Being as obsessed with music and theatre as I am, I had to visit the Teatro Massimo which is an enormous theatre in the centre of the city. With grand columns and an enormous domed roof it is an impressive structure, even before you look inside and discover all the talent that has walked the halls of the Teatro Massimo. You can take a tour around the theatre during the day and, assuming that rehearsals aren’t taking place on the main stage you get to see the entire building in a sort of eerie silence. If you’ve ever visited the Royal Opera House and experienced how frantic it is backstage and how calm the house can be then you’ll know what I mean!
The food in Sicily is incredible, and if you’re brave enough to dodge the Vespas and Fiat 500s that swarm the back roads there are some lovely little places to try. Food and drink isn’t horrifically expensive in the town, and there are hundreds of little Italian bakeries to grab a pick me up from.
As you wander around town you’ll see, and no doubt be hollered at by, horse and cart men. I am personally very sceptical of this kind of trade, as I’m not confident of how the horses are kept (although they all do look immaculate) and I’m not comfortable with the idea of one horse lugging my entire family through the streets as people honk their horns at them. However, if this is your kind of sightseeing, don’t be afraid to do a little haggling with the blokes on the street and you could land yourself a good deal.

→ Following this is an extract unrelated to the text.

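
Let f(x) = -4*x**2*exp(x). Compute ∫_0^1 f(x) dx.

Integrate by parts twice (u = x^2, dv = -4*exp(x) dx).
An antiderivative is F(x) = (-4*x**2 + 8*x - 8)*exp(x).
Then F(1) - F(0) = (-4*E) - (-8) = 8 - 4*E.

8 - 4*E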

The architecture of the city is honestly magnificent, even if you’re not always completely into buildings, there’s something so impressive about how these intricate churches and cathedrals have been woven into the busy and narrow streets of a typical Sicilian town. There are plenty of open top bus tours, and if you’re cheeky you can grab a map of the tour routes and then take yourself on a completely free (minus the cost of a coffee and cannoli!) walking tour around the sights. Don’t be put off by some of the narrower streets, and don’t be fooled by the somewhat raggedy facades to some buildings – inside there might be magic! Plus, at any given moment you can strike a pose and take a few photographs pretending you’re in The Godfather.